Opponents argue that Uber harms both the welfare of the welfare of taxi drivers and its own workers. The taxi drivers are supposedly harmed because they are losing customers to Uber. And Uber drivers are supposedly harmed because the company does not treat them like real employees. Neither of these arguments holds ground.
If people care about the welfare of drivers, they should support a competitive labor industry for them. When only a few employers control an industry, it can lead to the abuse of employees because they have fewer exit options given their relevant skills. Most people are aware of the dangers of monopolies where there is a single seller, yet few extend the same analysis into monopsonies, in which there is a “single buyer.” In the labor market, employees are harmed when there is a single “buyer” for a specific job. More companies competing for employees usually results in better wages, benefits and treatment of workers.
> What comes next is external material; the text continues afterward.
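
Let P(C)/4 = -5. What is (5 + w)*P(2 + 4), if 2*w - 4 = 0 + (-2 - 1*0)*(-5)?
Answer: -240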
Take for example drivers in New York City. About 82 percent of taxi drivers in New York City are immigrants who have limited employment options but have cultivated one major skill: driving in the city. Knowing this, large taxi fleets are notorious for abusing and mistreating their drivers. Drivers pay $75 to $130 a day to lease medallion rights and end up driving 12 hour shifts in the hopes of recouping their cost and making some profit. On some days, they lose money.
The owners also abuse the drivers by adding on miscellaneous fees, such as for “new models” and “new drivers.” Further, drivers have to bribe dispatchers or else they’ll get bad shifts or no shifts at all. An undercover exposé revealed that this phenomenon occurs in cities beyond New York as well.
Before Uber and Lyft, if owners or dispatchers abused cab drivers, the cabbies didn’t have many other choices but to put up with it. With new companies entering the market, if cab drivers suffer abuse and high fees, they can merely switch to Uber or Lyft and not have to bribe dispatchers or pay outrageous fees.
This is precisely what’s happening. Drivers have been switching to Uber and Lyft and creating a graveyard of taxi cabs. One worker at the taxi dispatch company McGuiness explained: “Business is getting so bad that people are just dropping their cabs off here. Everyone is going to Uber, where they don't have to pay a lease, and they don't have to deal with a dispatch.”
And these Uber drivers are getting paid better, too. A study of Los Angeles cab drivers found that, on average, they worked on 72 hours a week for a wage of $8.39 an hour. Uber drivers, on average, worked less than 35 hours a week for $19 an hour.
While it may be true that Uber drivers aren’t working in heavenly conditions, these jobs are far superior to the alternative, and there is much hope for driver conditions improving even more as Lyft and Sidecar gain popularity. With new companies competing for drivers, this could put pressure on Uber to offer better benefits. Those who advocate better conditions for drivers should support new companies entering the market and offering more employment options.
— Liya Palagashvili is an assistant professor of economics at SUNY-Purchase and an affiliated scholar with the Mercatus Center at George Mason University. Nawaphon Sittisawassakul is an economics student at SUNY-Purchase.